Imagine a language with five keywords, for simplicity.

  keywords = ["AS", "FROM", "INSERT", "SELECT", "WHERE"];
  tokens = [As, From, Insert, Select, Where];
Now you have a token that you need to interpret:

  let token_raw = "FROM";
  let index = keywords.binary_search(token_raw);
  let token = tokens[index];
As a binary search, that’s O(log N) string comparisons. In this worst case, it may try comparing with INSERT, then AS, then FROM before deciding index is 1, but for more keywords you have more comparisons.

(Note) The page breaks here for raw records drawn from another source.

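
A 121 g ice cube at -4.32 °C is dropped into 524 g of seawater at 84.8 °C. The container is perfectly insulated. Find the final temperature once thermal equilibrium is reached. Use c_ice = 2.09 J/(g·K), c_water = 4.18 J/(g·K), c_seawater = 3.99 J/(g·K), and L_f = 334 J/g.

Setting the total heat transfer to zero:
warm ice to 0 °C: 121·2.09·(0 − (-4.32)) = 1092.5
  fusion: m_ice L_f = 121·334 = 40414
  warm the meltwater: 505.78 T
  seawater: 2090.8(T − 84.8)
2596.5 T = 177296 − 41506 = 135790
T ≈ 52.30 °C (positive, so assuming full melt was valid).

T_f ≈ 52.3 °C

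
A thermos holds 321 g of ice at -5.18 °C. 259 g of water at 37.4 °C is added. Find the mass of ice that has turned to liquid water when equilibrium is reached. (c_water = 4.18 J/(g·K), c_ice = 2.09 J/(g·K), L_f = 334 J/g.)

m_melted ≈ 111 g

Cooling the water to 0 °C releases 259×4.18×37.4 = 40490 J.
Of that, 321×2.09×5.18 = 3475.2 J goes to bring the ice to 0 °C, leaving 37015 J.
Melting all 321 g of ice would need 321×334 = 107214 J.
That's not enough to melt it all — equilibrium is at 0 °C with ice remaining.
m_melt = 37015 / L_f = 110.8 g.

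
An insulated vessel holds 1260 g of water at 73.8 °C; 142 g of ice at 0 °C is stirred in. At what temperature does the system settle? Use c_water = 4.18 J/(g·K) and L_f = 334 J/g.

T_f ≈ 58.2 °C

Conservation of energy gives ΣQ = 0:
melt ice: 142×334 = 47428
  meltwater 0→T: 142×4.18×T = 593.56 T
  water cools: 1260×4.18×(T − 73.8) = 5266.8(T − 73.8)
5860.4 T = 388690 − 47428 = 341262
T ≈ 58.23 °C (positive, so assuming full melt was valid).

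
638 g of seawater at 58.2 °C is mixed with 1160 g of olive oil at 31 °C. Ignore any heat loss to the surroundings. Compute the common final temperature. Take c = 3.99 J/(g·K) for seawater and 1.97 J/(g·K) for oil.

T_f = Σ m_i c_i T_i / Σ m_i c_i:
T_f = (2545.6×58.2 + 2285.2×31) / (2545.6 + 2285.2)
    = 218996 / 4830.8 ≈ 45.33 °C

T_f ≈ 45.3 °C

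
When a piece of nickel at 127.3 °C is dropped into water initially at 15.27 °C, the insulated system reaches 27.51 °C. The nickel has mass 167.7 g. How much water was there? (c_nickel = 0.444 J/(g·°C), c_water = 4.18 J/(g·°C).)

m ≈ 145 g

Energy conservation, ΣQ = 0:
167.7·0.444·(27.51 − 127.3) + m·4.18·(27.51 − 15.27) = 0
51.16 m = 7430.2
m = 7430.2/51.16 ≈ 145.2 g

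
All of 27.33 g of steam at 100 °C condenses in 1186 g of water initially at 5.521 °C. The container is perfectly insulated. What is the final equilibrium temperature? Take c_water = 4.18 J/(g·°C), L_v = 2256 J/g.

T_f ≈ 19.8 °C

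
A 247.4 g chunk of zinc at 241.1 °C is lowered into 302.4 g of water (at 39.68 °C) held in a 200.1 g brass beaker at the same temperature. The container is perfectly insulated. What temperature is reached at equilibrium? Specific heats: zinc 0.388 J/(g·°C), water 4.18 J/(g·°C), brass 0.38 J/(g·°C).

Net heat exchanged in the isolated system is zero:
247.4·0.388·(T − 241.1) + 302.4·4.18·(T − 39.68) + 200.1·0.38·(T − 39.68) = 0
(95.99 + 1264 + 76.04) T = 95.99·241.1 + 1264·39.68 + 76.04·39.68
T = 76317 / 1436.1 = 53.1 °C

T_f ≈ 53.1 °C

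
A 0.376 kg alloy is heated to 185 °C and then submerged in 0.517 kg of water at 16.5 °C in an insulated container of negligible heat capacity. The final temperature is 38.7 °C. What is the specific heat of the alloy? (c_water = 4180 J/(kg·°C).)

m_s c (T_s − T_f) = m_water c_water (T_f − T_0):
0.376×c×(185 − 38.7) = 0.517×4180×(38.7 − 16.5)
55.01 c = 47976  ⇒  c ≈ 872.1 J/(kg·°C)

c ≈ 872 J/(kg·°C)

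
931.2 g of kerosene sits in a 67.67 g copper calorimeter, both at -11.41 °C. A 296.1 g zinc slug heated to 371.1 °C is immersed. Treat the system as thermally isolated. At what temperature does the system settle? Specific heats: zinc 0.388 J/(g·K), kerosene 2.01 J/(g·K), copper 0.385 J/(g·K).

T_f ≈ 10.4 °C

Conservation of energy gives ΣQ = 0:
296.1·0.388·(T − 371.1) + 931.2·2.01·(T − (-11.41)) + 67.67·0.385·(T − (-11.41)) = 0
(114.89 + 1871.7 + 26.05) T = 114.89·371.1 + 1871.7·(-11.41) + 26.05·(-11.41)
T ≈ 10.42 °C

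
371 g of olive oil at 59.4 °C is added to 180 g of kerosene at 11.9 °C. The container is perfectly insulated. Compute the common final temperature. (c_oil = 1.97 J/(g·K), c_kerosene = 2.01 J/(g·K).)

T_f is the heat-capacity-weighted average of the initial temperatures:
T_f = (730.87*59.4 + 361.8*11.9) / (730.87 + 361.8)
    = 47719 / 1092.7 ≈ 43.67 °C

T_f ≈ 43.7 °C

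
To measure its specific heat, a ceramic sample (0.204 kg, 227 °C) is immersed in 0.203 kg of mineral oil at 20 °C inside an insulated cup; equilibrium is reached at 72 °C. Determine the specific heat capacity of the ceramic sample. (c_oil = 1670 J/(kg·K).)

Setting the total heat transfer to zero:
0.204·c·(72 − 227) + 0.203·1670·(72 − 20) = 0
-31.62 c = -17629
c = -17629/-31.62 ≈ 557.5 J/(kg·K)

c ≈ 558 J/(kg·K)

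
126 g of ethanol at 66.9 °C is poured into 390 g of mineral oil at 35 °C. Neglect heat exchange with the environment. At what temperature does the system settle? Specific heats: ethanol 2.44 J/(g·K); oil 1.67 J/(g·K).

Heat lost by the ethanol equals heat gained by the oil:
126·2.44·(66.9 − T) = 390·1.67·(T − 35)
307.44(66.9 − T) = 651.3(T − 35)
958.74 T = 43363  ⇒  T ≈ 45.23 °C

T_f ≈ 45.2 °C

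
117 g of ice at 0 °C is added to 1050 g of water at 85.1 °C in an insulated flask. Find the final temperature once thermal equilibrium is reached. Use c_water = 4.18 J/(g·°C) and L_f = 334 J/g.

T_f ≈ 68.6 °C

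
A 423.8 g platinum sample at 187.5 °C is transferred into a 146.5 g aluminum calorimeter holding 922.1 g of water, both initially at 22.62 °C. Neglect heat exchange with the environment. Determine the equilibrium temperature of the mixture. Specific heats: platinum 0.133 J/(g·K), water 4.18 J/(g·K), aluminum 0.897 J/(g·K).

Taking heat into each body as positive, Σ m c ΔT = 0:
423.8×0.133×(T − 187.5) + 922.1×4.18×(T − 22.62) + 146.5×0.897×(T − 22.62) = 0
(56.37 + 3854.4 + 131.41) T = 56.37×187.5 + 3854.4×22.62 + 131.41×22.62
T ≈ 24.92 °C

T_f ≈ 24.9 °C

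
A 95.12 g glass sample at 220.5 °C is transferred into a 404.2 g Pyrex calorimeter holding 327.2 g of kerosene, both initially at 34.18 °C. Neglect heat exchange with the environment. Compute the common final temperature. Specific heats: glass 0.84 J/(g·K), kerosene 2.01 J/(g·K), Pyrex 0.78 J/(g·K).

T_f is the heat-capacity-weighted average of the initial temperatures:
T_f = (79.9·220.5 + 657.67·34.18 + 315.28·34.18) / (79.9 + 657.67 + 315.28)
    = 50873 / 1052.8 ≈ 48.32 °C

T_f ≈ 48.3 °C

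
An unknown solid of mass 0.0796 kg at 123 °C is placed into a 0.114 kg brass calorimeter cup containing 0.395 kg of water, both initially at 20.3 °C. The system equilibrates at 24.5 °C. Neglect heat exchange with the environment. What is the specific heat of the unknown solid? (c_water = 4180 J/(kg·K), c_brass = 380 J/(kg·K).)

c ≈ 908 J/(kg·K)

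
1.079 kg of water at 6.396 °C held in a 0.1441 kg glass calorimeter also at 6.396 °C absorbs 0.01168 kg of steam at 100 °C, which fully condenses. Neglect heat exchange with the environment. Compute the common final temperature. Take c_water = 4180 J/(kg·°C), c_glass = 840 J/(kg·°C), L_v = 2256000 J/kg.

T_f ≈ 13.0 °C

Sum of m c ΔT and latent-heat terms is zero:
steam→water at 100 °C releases m L_v = 0.01168·2256000 = 26350
  condensate cools 100→T: 0.01168·4180·(T − 100) = 48.82(T − 100)
  original water: 4510.2(T − 6.396)
  glass cup: 0.1441·840·(T − 6.396) = 121.04(T − 6.396)
4680.1 T = 26350 + 4882.2 + 29622 = 60854
T ≈ 13.00 °C, under the boiling point, so the assumption holds.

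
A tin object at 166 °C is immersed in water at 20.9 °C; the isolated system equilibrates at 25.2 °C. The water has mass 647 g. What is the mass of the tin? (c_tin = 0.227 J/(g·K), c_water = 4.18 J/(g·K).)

|Q_tin| = |Q_water|:
m·0.227·(166 − 25.2) = 647·4.18·(25.2 − 20.9)
31.96 m = 11629  ⇒  m ≈ 363.8 g

m ≈ 364 g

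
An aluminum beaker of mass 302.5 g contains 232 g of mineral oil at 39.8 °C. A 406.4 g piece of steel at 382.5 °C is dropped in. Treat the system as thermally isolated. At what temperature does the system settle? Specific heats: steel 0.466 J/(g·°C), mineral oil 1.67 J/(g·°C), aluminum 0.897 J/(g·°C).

T_f ≈ 116.3 °C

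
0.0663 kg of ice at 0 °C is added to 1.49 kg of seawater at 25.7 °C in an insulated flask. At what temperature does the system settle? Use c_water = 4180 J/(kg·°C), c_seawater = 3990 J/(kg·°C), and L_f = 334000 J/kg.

T_f ≈ 21.0 °C

Heat gained plus heat lost sum to zero:
fusion: m_ice L_f = 0.0663×334000 = 22144
  warm the meltwater: 277.13 T
  seawater cools: 1.49×3990×(T − 25.7) = 5945.1(T − 25.7)
6222.2 T = 152789 − 22144 = 130645
T ≈ 21.00 °C. Since T > 0 °C, the all-ice-melts assumption holds.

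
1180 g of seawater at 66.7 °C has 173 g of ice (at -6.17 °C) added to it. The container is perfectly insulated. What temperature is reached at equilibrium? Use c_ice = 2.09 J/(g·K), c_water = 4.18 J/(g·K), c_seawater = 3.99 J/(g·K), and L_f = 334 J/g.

T_f ≈ 46.8 °C

Heat gained plus heat lost sum to zero:
warm ice to 0 °C: 173×2.09×(0 − (-6.17)) = 2230.9
  latent heat to melt: 173×334 = 57782
  warm the meltwater: 723.14 T
  seawater cools: 1180×3.99×(T − 66.7) = 4708.2(T − 66.7)
5431.3 T = 314037 − 60013 = 254024
T ≈ 46.77 °C — above 0 °C, consistent with complete melting.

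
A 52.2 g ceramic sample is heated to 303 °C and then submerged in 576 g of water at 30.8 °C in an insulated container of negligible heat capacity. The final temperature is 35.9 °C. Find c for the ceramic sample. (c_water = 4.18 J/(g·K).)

Heat lost by the ceramic sample = heat gained by the water:
52.2×c×(303 − 35.9) = 576×4.18×(35.9 − 30.8)
13943 c = 12279  ⇒  c ≈ 0.8807 J/(g·K)

c ≈ 0.881 J/(g·K)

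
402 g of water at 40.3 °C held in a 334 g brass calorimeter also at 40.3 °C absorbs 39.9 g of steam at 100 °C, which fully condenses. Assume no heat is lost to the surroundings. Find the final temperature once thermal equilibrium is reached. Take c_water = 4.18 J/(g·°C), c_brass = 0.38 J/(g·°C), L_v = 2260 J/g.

Setting the total heat transfer to zero:
condense steam: −39.9·2260 = −90174; condensate cools 100→T: 39.9·4.18·(T − 100) = 166.78(T − 100); water warms: 402·4.18·(T − 40.3) = 1680.4(T − 40.3); brass cup: 334·0.38·(T − 40.3) = 126.92(T − 40.3)
1974.1 T = 90174 + 16678 + 72833 = 179686
T ≈ 91.02 °C — below 100 °C, confirming all the steam condensed.

T_f ≈ 91.0 °C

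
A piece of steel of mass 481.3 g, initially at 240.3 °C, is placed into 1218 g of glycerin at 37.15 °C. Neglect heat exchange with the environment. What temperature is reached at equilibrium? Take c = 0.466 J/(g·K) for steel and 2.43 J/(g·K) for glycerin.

T_f ≈ 51.5 °C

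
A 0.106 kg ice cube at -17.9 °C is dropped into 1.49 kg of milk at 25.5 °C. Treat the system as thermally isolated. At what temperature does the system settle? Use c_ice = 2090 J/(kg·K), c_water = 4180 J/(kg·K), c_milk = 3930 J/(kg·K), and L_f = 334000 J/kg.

Net heat exchanged in the isolated system is zero:
ice -17.9→0 °C: 0.106·2090·17.9 = 3965.6
  latent heat to melt: 0.106·334000 = 35404
  warm the meltwater: 443.08 T
  milk: 5855.7(T − 25.5)
6298.8 T = 149320 − 39370 = 109951
T ≈ 17.46 °C. Since T > 0 °C, the all-ice-melts assumption holds.

T_f ≈ 17.5 °C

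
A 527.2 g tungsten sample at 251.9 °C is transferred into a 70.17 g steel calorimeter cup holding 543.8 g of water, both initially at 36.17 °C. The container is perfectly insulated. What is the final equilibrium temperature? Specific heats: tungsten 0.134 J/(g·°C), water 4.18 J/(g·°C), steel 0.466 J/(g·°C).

T_f ≈ 42.6 °C

Taking heat into each body as positive, Σ m c ΔT = 0:
527.2*0.134*(T − 251.9) + 543.8*4.18*(T − 36.17) + 70.17*0.466*(T − 36.17) = 0
70.64(T − 251.9) + 2273.1(T − 36.17) + 32.7(T − 36.17) = 0
2376.4 T = 101196
T = 101196 / 2376.4 = 42.6 °C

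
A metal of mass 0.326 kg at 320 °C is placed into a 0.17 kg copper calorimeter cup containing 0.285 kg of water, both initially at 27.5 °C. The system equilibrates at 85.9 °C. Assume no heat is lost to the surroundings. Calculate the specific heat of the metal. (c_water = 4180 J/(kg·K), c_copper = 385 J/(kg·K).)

c ≈ 962 J/(kg·K)

Let T be the final temperature. ΣQ_i = 0:
0.326·c·(85.9 − 320) + 0.285·4180·(85.9 − 27.5) + 0.17·385·(85.9 − 27.5) = 0
-76.32 c = -73394
c = -73394/-76.32 ≈ 961.7 J/(kg·K)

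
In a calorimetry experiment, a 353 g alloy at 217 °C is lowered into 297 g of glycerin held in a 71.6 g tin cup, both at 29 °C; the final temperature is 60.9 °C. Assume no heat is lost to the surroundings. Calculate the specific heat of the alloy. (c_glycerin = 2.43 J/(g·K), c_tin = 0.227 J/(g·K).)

c ≈ 0.427 J/(g·K)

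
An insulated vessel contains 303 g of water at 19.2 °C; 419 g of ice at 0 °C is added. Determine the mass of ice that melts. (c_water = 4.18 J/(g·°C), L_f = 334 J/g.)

Water can give up m c ΔT = 303×4.18×19.2 = 24318 J before reaching 0 °C.
To melt every bit of ice: 419×334 = 139946 J.
That's not enough to melt it all — equilibrium is at 0 °C with ice remaining.
m_melted×334 = 24318  ⇒  m_melted ≈ 72.81 g.

m_melted ≈ 72.8 g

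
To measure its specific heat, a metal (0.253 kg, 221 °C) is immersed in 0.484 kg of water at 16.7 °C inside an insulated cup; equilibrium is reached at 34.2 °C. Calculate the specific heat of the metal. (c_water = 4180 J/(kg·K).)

c ≈ 749 J/(kg·K)

m_s c (T_s − T_f) = m_water c_water (T_f − T_0):
0.253×c×(221 − 34.2) = 0.484×4180×(34.2 − 16.7)
47.26 c = 35405  ⇒  c ≈ 749.1 J/(kg·K)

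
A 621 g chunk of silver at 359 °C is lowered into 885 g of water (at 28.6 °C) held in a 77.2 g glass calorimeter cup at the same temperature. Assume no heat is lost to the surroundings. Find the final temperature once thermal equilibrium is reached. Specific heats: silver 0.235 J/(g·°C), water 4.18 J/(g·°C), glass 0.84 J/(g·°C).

T_f ≈ 40.9 °C

Taking heat into each body as positive, Σ m c ΔT = 0:
621*0.235*(T − 359) + 885*4.18*(T − 28.6) + 77.2*0.84*(T − 28.6) = 0
3910.1 T = 160045
T = 160045/3910.1 ≈ 40.93 °C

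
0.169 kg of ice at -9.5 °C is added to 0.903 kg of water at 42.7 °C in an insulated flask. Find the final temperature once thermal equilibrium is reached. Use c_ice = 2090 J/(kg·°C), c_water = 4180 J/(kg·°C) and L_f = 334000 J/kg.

T_f ≈ 22.6 °C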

With perfect hashing, you devise a single hash function that hashes all possible values uniquely. Now we have something like this:

  tokens = {914576: As, 73932: From, 5791456: Insert, 21596: Select, 86548: Where};
… with all the numbers calculated by hashing the strings at compile time. Then, instead of O(log N) string comparisons, you only need one hash and one hash table lookup:

  let token_raw = "FROM";
  let token = tokens[hash(token_raw)];
1 comments

Why is this necessary at all? The lexer is recognising tokens with a finite state machine, so it already knows which keyword it's got.
The lexer knows it has a token, but it still has to match the token identifier to the corresponding keyword. Whether this happens at the lexing or parsing stage doesn't matter much, it's still expensive when strcmp is called a bunch of times for every keyword token.
Lexers don't do strcmps, they use a finite state machine to determine tokens. For instance if we have the tokens ALTER, AND, ANY, SELECT, FROM it will compile into a state machine like this:

  switch(str[i++]){
    case 'A': 
      switch(str[i++]){
        case 'L': ...
        case 'N': 
          switch(str[i++]){
            case 'D': 
              found token!
            case 'Y:
              found token!
            default:
              syntax error!
          }
       ...
      }
    case 'S': ...
    case 'F': ...
    ...
  }
Lexers already do this, and in each place where a token is found, it can know which token it was based on the DFA state that it's in.
If you have a lot of states (postgresql has > 400 keywords to identify), the assembly encoding the switch will be several kb big, so you'll have cache misses.

Perfect hashing trades more computing for less cache misses.

[edit] Also, you shouldn't forget that sparse switch...case aren't O(1).

That's the advantage of the state machine, but in such a table the lengths are already known at compile-time, and therefore the final check will be optimized to use a word wise aligned memcmp, which beats the branchy lexer code by miles.
I don't understand what you mean, can you elaborate? Are you talking about perfect hashing? Or are you talking about doing multiple strcmps? Or about doing the state machine until you reach a unique alternative, and match the remainder using strcmp?

What I was trying to say is that the lexer is already doing a state machine, and the keyword can be determined from the state of the state machine, rather than re-determining it from the token substring itself.